Yo había tenido una vez
un libro que hablaba de las cosas como si fueran ciertas (como si fueran a
escaparse). Lo había comprado en un mercado de pulgas y le había apretado los
bordes de las páginas con un ganchito. Con la funda reciclada de una almohada
le había decorado el lomo y los preliminares, con solapas de cuero y todo.
Yo había tenido una vez
un libro así, de bolsillos en las manos. Nunca le alcanzaba para las notas en
los márgenes.
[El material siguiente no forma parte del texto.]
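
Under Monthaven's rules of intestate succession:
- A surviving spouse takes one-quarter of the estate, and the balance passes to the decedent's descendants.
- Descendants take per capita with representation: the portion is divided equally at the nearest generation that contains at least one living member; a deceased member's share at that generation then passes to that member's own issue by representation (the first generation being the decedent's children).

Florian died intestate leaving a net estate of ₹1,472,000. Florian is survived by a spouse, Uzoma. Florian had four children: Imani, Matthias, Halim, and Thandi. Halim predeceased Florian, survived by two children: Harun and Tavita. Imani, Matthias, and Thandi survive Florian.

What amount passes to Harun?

Harun receives ₹138,000.

Uzoma takes one-quarter of ₹1,472,000 = ₹368,000. The remaining ₹1,104,000 passes to the descendants.
The descendants' portion (₹1,104,000) is divided into 4 shares of ₹276,000: Imani, Matthias, and Thandi each take ₹276,000; Halim's ₹276,000 share passes to Halim's issue.
Halim's share (₹276,000) is divided into 2 shares of ₹138,000: Harun and Tavita each take ₹138,000.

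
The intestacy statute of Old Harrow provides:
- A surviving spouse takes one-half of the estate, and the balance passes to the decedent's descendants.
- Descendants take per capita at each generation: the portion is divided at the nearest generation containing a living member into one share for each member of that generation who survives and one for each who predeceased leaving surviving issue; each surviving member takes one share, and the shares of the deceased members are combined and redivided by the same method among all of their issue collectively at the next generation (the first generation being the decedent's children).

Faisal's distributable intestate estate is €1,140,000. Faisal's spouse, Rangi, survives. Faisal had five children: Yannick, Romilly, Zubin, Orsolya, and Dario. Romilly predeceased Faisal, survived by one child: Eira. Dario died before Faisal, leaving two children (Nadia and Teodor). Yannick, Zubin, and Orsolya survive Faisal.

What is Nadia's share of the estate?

Rangi takes one-half of €1,140,000 = €570,000. The remaining €570,000 passes to the descendants.
The descendants' portion (€570,000) is divided at the children's generation into 5 shares of €114,000. Yannick, Zubin, and Orsolya each take €114,000. The 2 shares of the deceased (Romilly and Dario) are combined into a pool of €228,000.
That pool (€228,000) is divided at the grandchildren's generation equally among Eira, Nadia, and Teodor: €76,000 each.

Nadia receives €76,000.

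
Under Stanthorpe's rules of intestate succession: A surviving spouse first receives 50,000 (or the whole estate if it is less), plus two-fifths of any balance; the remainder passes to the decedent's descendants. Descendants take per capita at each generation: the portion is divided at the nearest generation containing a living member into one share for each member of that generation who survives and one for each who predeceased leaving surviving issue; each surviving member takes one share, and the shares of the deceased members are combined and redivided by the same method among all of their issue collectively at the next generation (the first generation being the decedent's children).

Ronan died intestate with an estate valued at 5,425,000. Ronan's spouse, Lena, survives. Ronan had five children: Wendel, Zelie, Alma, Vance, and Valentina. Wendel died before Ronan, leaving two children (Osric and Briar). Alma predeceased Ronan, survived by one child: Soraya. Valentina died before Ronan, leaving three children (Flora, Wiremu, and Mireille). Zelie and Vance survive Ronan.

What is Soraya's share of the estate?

Lena first takes 50,000, leaving a balance of 5,375,000. Lena then takes two-fifths of the balance (2,150,000), for a total of 2,200,000. The remaining 3,225,000 passes to the descendants.
The descendants' portion (3,225,000) is divided at the children's generation into 5 shares of 645,000. Zelie and Vance each take 645,000. The 3 shares of the deceased (Wendel, Alma, and Valentina) are combined into a pool of 1,935,000.
That pool (1,935,000) is divided at the grandchildren's generation equally among Osric, Briar, Soraya, Flora, Wiremu, and Mireille: 322,500 each.

Soraya receives 322,500.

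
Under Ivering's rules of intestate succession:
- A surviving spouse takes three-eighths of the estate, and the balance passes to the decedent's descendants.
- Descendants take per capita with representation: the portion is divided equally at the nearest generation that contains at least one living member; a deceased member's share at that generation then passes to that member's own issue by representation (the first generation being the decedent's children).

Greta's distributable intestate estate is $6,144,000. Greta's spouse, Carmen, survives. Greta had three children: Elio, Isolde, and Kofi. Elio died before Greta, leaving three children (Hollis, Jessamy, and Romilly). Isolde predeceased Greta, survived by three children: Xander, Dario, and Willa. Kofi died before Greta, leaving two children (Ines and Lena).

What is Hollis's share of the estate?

Hollis receives $480,000.

Carmen takes three-eighths of $6,144,000 = $2,304,000. The remaining $3,840,000 passes to the descendants.
No child survives, so the initial division is made at the grandchildren's generation.
The descendants' portion ($3,840,000) is divided into 8 shares of $480,000: Hollis, Jessamy, Romilly, Xander, Dario, Willa, Ines, and Lena each take $480,000.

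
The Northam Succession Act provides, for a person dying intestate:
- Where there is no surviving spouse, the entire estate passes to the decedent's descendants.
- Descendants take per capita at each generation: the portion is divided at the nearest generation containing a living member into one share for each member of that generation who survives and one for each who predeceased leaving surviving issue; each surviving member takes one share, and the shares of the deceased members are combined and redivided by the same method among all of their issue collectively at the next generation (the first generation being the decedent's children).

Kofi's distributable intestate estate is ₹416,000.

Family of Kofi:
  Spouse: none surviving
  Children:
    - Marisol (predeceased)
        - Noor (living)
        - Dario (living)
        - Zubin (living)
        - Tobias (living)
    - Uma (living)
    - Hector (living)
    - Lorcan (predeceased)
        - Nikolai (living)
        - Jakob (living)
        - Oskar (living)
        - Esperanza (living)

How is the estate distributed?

Noor: ₹26,000; Dario: ₹26,000; Zubin: ₹26,000; Tobias: ₹26,000; Uma: ₹104,000; Hector: ₹104,000; Nikolai: ₹26,000; Jakob: ₹26,000; Oskar: ₹26,000; Esperanza: ₹26,000

The entire ₹416,000 passes to the descendants.
That amount (₹416,000) is divided at the children's generation into 4 shares of ₹104,000. Uma and Hector each take ₹104,000. The 2 shares of the deceased (Marisol and Lorcan) are combined into a pool of ₹208,000.
That pool (₹208,000) is divided at the grandchildren's generation equally among Noor, Dario, Zubin, Tobias, Nikolai, Jakob, Oskar, and Esperanza: ₹26,000 each.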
Dormía en un pedazo de árbol muerto que solíamos usar de
biblioteca. Era sonámbulo. Se me quedaba cuchicheando un rato largo los
devaneos de la contratapa cada vez que se me daba por revisarle los
índices. Si le acariciaba un poco el relieve de los títulos, ronroneaba. Sabía
silbar en alemán los números romanos de todos los capítulos. Quería
arrancarlos, decía. Prefería la anemia galopante de la sangría antes que el
blanco desperdiciado de la mitad de la hoja.
Yo había tenido una vez
un libro así, un libro que hablaba. Pero los libros no hablan, me dijeron. Y me
quedé toda una noche entera mofándole crueldades al manojo de borradores que
tenía sobre la mesa, insultándole la unión de cobre a los micrófonos
aburguesados que le colgaban de los ombligos a la máquina de escribir.